OK, the speed of opening files actually isn't quite what I'm hoping to address here. Perhaps some background will help.
The UMPC device is somewhat resource constrained in terms of processor specification and possibly in terms of disk/controller/southbridge bandwidth. The main observation when the machine is running slowly is that there is often a lot of disk activity, particularly when closing and applications that does not even have data to write at that point in time.
Now I know all too well that small devices can be severely constrained in terms of disk controller bandwidth and have even worked on system code on devices that share northbridge and southbridge for the same function (memory on the same bus as devices being controlled). In these devices there is heavy contention for the bus and although that may not be the case with the UMPC there are some basics that still may be applicable to gaining a more workable experience.
The basics that I am talking about are that you don't max out certain resources in the normal operating mode.
The area that I am focussing on here is reduction of the IO load against the disk since this could possibly effect..

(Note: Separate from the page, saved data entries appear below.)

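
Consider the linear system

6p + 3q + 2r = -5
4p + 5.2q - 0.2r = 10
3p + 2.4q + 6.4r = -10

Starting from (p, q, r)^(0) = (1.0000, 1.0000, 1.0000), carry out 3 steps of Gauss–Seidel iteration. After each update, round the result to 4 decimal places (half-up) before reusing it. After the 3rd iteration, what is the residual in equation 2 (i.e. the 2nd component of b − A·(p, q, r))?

Iteration 1:
  p = (-5 - (3)·1.0000 - (2)·1.0000) / (6) = -1.6667
  q = (10 - (4)·-1.6667 - (-0.2)·1.0000) / (5.2) = 3.2436
  r = (-10 - (3)·-1.6667 - (2.4)·3.2436) / (6.4) = -1.9976
Iteration 2:
  p = (-5 - (3)·3.2436 - (2)·-1.9976) / (6) = -1.7893
  q = (10 - (4)·-1.7893 - (-0.2)·-1.9976) / (5.2) = 3.2226
  r = (-10 - (3)·-1.7893 - (2.4)·3.2226) / (6.4) = -1.9322
Iteration 3:
  p = (-5 - (3)·3.2226 - (2)·-1.9322) / (6) = -1.8006
  q = (10 - (4)·-1.8006 - (-0.2)·-1.9322) / (5.2) = 3.2338
  r = (-10 - (3)·-1.8006 - (2.4)·3.2338) / (6.4) = -1.9311
Residual b − A·x = (-0.0356, 0.0004, -0.0003)

0.0004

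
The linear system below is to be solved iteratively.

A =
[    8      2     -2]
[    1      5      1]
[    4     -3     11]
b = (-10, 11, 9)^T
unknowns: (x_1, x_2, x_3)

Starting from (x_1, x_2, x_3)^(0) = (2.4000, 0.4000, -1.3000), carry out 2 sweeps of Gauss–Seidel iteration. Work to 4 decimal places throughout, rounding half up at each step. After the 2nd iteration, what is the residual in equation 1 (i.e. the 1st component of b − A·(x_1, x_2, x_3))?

0.8960

Iteration 1:
  x_1 = (-10 - (2)·0.4000 - (-2)·-1.3000) / (8) = -1.6750
  x_2 = (11 - (1)·-1.6750 - (1)·-1.3000) / (5) = 2.7950
  x_3 = (9 - (4)·-1.6750 - (-3)·2.7950) / (11) = 2.1895
Iteration 2:
  x_1 = (-10 - (2)·2.7950 - (-2)·2.1895) / (8) = -1.4014
  x_2 = (11 - (1)·-1.4014 - (1)·2.1895) / (5) = 2.0424
  x_3 = (9 - (4)·-1.4014 - (-3)·2.0424) / (11) = 1.8848
Residual b − A·x = (0.8960, 0.3046, 0.0000)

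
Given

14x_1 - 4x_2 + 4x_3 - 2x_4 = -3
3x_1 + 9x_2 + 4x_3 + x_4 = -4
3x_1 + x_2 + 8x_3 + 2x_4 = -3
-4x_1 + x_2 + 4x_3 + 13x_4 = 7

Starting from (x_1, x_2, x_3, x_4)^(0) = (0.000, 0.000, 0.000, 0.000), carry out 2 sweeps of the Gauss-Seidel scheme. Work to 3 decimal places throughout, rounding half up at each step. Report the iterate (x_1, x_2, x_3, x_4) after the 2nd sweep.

Iteration 1:
  x_1 = (-3 - (-4)·0.000 - (4)·0.000 - (-2)·0.000) / (14) = -0.214
  x_2 = (-4 - (3)·-0.214 - (4)·0.000 - (1)·0.000) / (9) = -0.373
  x_3 = (-3 - (3)·-0.214 - (1)·-0.373 - (2)·0.000) / (8) = -0.248
  x_4 = (7 - (-4)·-0.214 - (1)·-0.373 - (4)·-0.248) / (13) = 0.578
Iteration 2:
  x_1 = (-3 - (-4)·-0.373 - (4)·-0.248 - (-2)·0.578) / (14) = -0.167
  x_2 = (-4 - (3)·-0.167 - (4)·-0.248 - (1)·0.578) / (9) = -0.343
  x_3 = (-3 - (3)·-0.167 - (1)·-0.343 - (2)·0.578) / (8) = -0.414
  x_4 = (7 - (-4)·-0.167 - (1)·-0.343 - (4)·-0.414) / (13) = 0.641

(-0.167, -0.343, -0.414, 0.641)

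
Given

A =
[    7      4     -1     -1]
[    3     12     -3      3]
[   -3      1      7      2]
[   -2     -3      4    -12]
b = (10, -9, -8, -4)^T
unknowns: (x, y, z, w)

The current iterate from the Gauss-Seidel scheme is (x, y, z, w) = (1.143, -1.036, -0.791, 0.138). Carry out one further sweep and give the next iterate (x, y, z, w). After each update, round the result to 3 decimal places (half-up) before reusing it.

(1.927, -1.464, -0.147, 0.329)

One sweep:
  x = (10 - (4)·-1.036 - (-1)·-0.791 - (-1)·0.138) / (7) = 1.927
  y = (-9 - (3)·1.927 - (-3)·-0.791 - (3)·0.138) / (12) = -1.464
  z = (-8 - (-3)·1.927 - (1)·-1.464 - (2)·0.138) / (7) = -0.147
  w = (-4 - (-2)·1.927 - (-3)·-1.464 - (4)·-0.147) / (-12) = 0.329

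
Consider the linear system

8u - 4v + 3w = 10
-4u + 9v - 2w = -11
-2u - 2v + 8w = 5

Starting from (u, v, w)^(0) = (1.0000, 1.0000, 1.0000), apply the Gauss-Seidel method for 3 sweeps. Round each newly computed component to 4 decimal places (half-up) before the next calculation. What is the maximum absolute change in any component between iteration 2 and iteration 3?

0.0835

Iteration 1:
  u = (10 - (-4)·1.0000 - (3)·1.0000) / (8) = 1.3750
  v = (-11 - (-4)·1.3750 - (-2)·1.0000) / (9) = -0.3889
  w = (5 - (-2)·1.3750 - (-2)·-0.3889) / (8) = 0.8715
Iteration 2:
  u = (10 - (-4)·-0.3889 - (3)·0.8715) / (8) = 0.7287
  v = (-11 - (-4)·0.7287 - (-2)·0.8715) / (9) = -0.7047
  w = (5 - (-2)·0.7287 - (-2)·-0.7047) / (8) = 0.6310
Iteration 3:
  u = (10 - (-4)·-0.7047 - (3)·0.6310) / (8) = 0.6610
  v = (-11 - (-4)·0.6610 - (-2)·0.6310) / (9) = -0.7882
  w = (5 - (-2)·0.6610 - (-2)·-0.7882) / (8) = 0.5932
Change: (-0.0677, -0.0835, -0.0378) → max |·| = 0.0835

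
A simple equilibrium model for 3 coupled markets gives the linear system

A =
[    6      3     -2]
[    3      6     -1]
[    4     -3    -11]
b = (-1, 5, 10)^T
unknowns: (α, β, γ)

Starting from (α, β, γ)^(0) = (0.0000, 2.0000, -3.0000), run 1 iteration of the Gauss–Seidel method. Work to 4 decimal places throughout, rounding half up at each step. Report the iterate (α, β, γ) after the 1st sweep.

(-2.1667, 1.4167, -2.0834)

Iteration 1:
  α = (-1 - (3)·2.0000 - (-2)·-3.0000) / (6) = -2.1667
  β = (5 - (3)·-2.1667 - (-1)·-3.0000) / (6) = 1.4167
  γ = (10 - (4)·-2.1667 - (-3)·1.4167) / (-11) = -2.0834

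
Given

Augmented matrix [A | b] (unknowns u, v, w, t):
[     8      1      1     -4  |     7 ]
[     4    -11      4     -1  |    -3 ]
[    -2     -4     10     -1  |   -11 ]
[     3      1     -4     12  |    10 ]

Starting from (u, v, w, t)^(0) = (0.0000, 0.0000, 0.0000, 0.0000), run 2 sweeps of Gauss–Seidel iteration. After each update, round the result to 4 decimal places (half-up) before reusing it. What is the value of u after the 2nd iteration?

Iteration 1:
  u = (7 - (1)·0.0000 - (1)·0.0000 - (-4)·0.0000) / (8) = 0.8750
  v = (-3 - (4)·0.8750 - (4)·0.0000 - (-1)·0.0000) / (-11) = 0.5909
  w = (-11 - (-2)·0.8750 - (-4)·0.5909 - (-1)·0.0000) / (10) = -0.6886
  t = (10 - (3)·0.8750 - (1)·0.5909 - (-4)·-0.6886) / (12) = 0.3358
Iteration 2:
  u = (7 - (1)·0.5909 - (1)·-0.6886 - (-4)·0.3358) / (8) = 1.0551
  v = (-3 - (4)·1.0551 - (4)·-0.6886 - (-1)·0.3358) / (-11) = 0.3755
  w = (-11 - (-2)·1.0551 - (-4)·0.3755 - (-1)·0.3358) / (10) = -0.7052
  t = (10 - (3)·1.0551 - (1)·0.3755 - (-4)·-0.7052) / (12) = 0.3032

1.0551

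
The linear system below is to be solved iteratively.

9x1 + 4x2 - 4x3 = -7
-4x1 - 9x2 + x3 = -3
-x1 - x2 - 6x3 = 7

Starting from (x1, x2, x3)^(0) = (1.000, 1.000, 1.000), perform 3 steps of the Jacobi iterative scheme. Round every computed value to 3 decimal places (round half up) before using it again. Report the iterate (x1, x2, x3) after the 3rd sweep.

(-1.466, 0.860, -1.011)

Iteration 1:
  x1 = (-7 - (4)·1.000 - (-4)·1.000) / (9) = -0.778
  x2 = (-3 - (-4)·1.000 - (1)·1.000) / (-9) = 0.000
  x3 = (7 - (-1)·1.000 - (-1)·1.000) / (-6) = -1.500
Iteration 2:
  x1 = (-7 - (4)·0.000 - (-4)·-1.500) / (9) = -1.444
  x2 = (-3 - (-4)·-0.778 - (1)·-1.500) / (-9) = 0.512
  x3 = (7 - (-1)·-0.778 - (-1)·0.000) / (-6) = -1.037
Iteration 3:
  x1 = (-7 - (4)·0.512 - (-4)·-1.037) / (9) = -1.466
  x2 = (-3 - (-4)·-1.444 - (1)·-1.037) / (-9) = 0.860
  x3 = (7 - (-1)·-1.444 - (-1)·0.512) / (-6) = -1.011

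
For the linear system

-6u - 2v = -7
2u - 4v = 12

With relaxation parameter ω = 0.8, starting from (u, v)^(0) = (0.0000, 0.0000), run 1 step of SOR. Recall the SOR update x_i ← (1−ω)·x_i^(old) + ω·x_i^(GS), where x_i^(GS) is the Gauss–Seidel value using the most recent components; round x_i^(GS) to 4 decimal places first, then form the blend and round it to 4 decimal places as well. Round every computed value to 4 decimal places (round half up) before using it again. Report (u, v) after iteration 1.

(0.9334, -2.0266)

Iteration 1:
  u: GS value = (-7 - (-2)·0.0000) / (-6) = 1.1667;  u ← (1−ω)·0.0000 + ω·1.1667 = 0.9334
  v: GS value = (12 - (2)·0.9334) / (-4) = -2.5333;  v ← (1−ω)·0.0000 + ω·-2.5333 = -2.0266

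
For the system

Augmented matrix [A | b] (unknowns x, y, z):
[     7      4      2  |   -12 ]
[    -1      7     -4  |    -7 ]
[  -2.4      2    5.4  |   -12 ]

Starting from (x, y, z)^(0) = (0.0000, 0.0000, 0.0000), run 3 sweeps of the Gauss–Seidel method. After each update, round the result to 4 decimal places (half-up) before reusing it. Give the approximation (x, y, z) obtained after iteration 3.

Iteration 1:
  x = (-12 - (4)·0.0000 - (2)·0.0000) / (7) = -1.7143
  y = (-7 - (-1)·-1.7143 - (-4)·0.0000) / (7) = -1.2449
  z = (-12 - (-2.4)·-1.7143 - (2)·-1.2449) / (5.4) = -2.5231
Iteration 2:
  x = (-12 - (4)·-1.2449 - (2)·-2.5231) / (7) = -0.2820
  y = (-7 - (-1)·-0.2820 - (-4)·-2.5231) / (7) = -2.4821
  z = (-12 - (-2.4)·-0.2820 - (2)·-2.4821) / (5.4) = -1.4283
Iteration 3:
  x = (-12 - (4)·-2.4821 - (2)·-1.4283) / (7) = 0.1121
  y = (-7 - (-1)·0.1121 - (-4)·-1.4283) / (7) = -1.8002
  z = (-12 - (-2.4)·0.1121 - (2)·-1.8002) / (5.4) = -1.5057

(0.1121, -1.8002, -1.5057)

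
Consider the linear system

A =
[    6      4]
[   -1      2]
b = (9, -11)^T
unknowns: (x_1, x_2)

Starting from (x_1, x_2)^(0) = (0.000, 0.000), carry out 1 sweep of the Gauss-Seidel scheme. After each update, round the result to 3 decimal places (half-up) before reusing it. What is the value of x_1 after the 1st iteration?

1.500

Iteration 1:
  x_1 = (9 - (4)·0.000) / (6) = 1.500
  x_2 = (-11 - (-1)·1.500) / (2) = -4.750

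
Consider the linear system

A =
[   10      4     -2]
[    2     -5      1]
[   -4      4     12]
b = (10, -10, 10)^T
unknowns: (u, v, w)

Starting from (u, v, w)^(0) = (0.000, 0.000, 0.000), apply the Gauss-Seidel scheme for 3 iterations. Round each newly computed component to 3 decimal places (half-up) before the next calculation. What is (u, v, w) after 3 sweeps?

(0.185, 2.107, 0.193)

Iteration 1:
  u = (10 - (4)·0.000 - (-2)·0.000) / (10) = 1.000
  v = (-10 - (2)·1.000 - (1)·0.000) / (-5) = 2.400
  w = (10 - (-4)·1.000 - (4)·2.400) / (12) = 0.367
Iteration 2:
  u = (10 - (4)·2.400 - (-2)·0.367) / (10) = 0.113
  v = (-10 - (2)·0.113 - (1)·0.367) / (-5) = 2.119
  w = (10 - (-4)·0.113 - (4)·2.119) / (12) = 0.165
Iteration 3:
  u = (10 - (4)·2.119 - (-2)·0.165) / (10) = 0.185
  v = (-10 - (2)·0.185 - (1)·0.165) / (-5) = 2.107
  w = (10 - (-4)·0.185 - (4)·2.107) / (12) = 0.193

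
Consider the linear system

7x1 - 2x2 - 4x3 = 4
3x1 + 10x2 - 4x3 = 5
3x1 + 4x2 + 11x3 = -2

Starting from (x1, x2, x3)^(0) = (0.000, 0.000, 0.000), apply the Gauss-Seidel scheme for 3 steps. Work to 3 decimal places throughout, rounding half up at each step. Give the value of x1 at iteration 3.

0.420

Iteration 1:
  x1 = (4 - (-2)·0.000 - (-4)·0.000) / (7) = 0.571
  x2 = (5 - (3)·0.571 - (-4)·0.000) / (10) = 0.329
  x3 = (-2 - (3)·0.571 - (4)·0.329) / (11) = -0.457
Iteration 2:
  x1 = (4 - (-2)·0.329 - (-4)·-0.457) / (7) = 0.404
  x2 = (5 - (3)·0.404 - (-4)·-0.457) / (10) = 0.196
  x3 = (-2 - (3)·0.404 - (4)·0.196) / (11) = -0.363
Iteration 3:
  x1 = (4 - (-2)·0.196 - (-4)·-0.363) / (7) = 0.420
  x2 = (5 - (3)·0.420 - (-4)·-0.363) / (10) = 0.229
  x3 = (-2 - (3)·0.420 - (4)·0.229) / (11) = -0.380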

* Timely transfer of data for other operations in progress.
* CPU utilisation.
Even with DMA and Bus Mastering the CPU is still involved in many cases in manipulation of buffers sent that 'appear' in memory and orchestrating transfers so the low performance CPU is a potential real bottleneck here.
The specs of the disk controller and the bus bandwidth of the R2H? Not sure, haven't gone there yet. I'm at the early stages of speculation and often tuning focussed areas can yield faster results than a full understanding of all components.
Now given what I have said the only metric that would yield any form of evidence would be the Disk Queue Length and particularly that the Disk Queue Length sat at a particularly high level in general operation.
We should expect the disk queue length to be higher on a low spec macine anyway with SmartFetch enabled since it is working all the time. The question is really is this an efficient way of working since although loading may be faster once things get cached back, is the interval in between whilst SmartFetch is constantly hitting our constrained resources at the general detriment to the experience.
I will run some tests on queue length with SmartFetch enabled. I anticipate they will be higher than without it enabled but in terms of what I am attempting to convey I feel it proves little since the efficiency of the cache read has to be offset against the level of disk queue.
The only thing that the queue length may suggest is that if it constantly exceeds an unacceptable level then it is a true bottleneck.
Anyway, I will give this a try when I have a little time.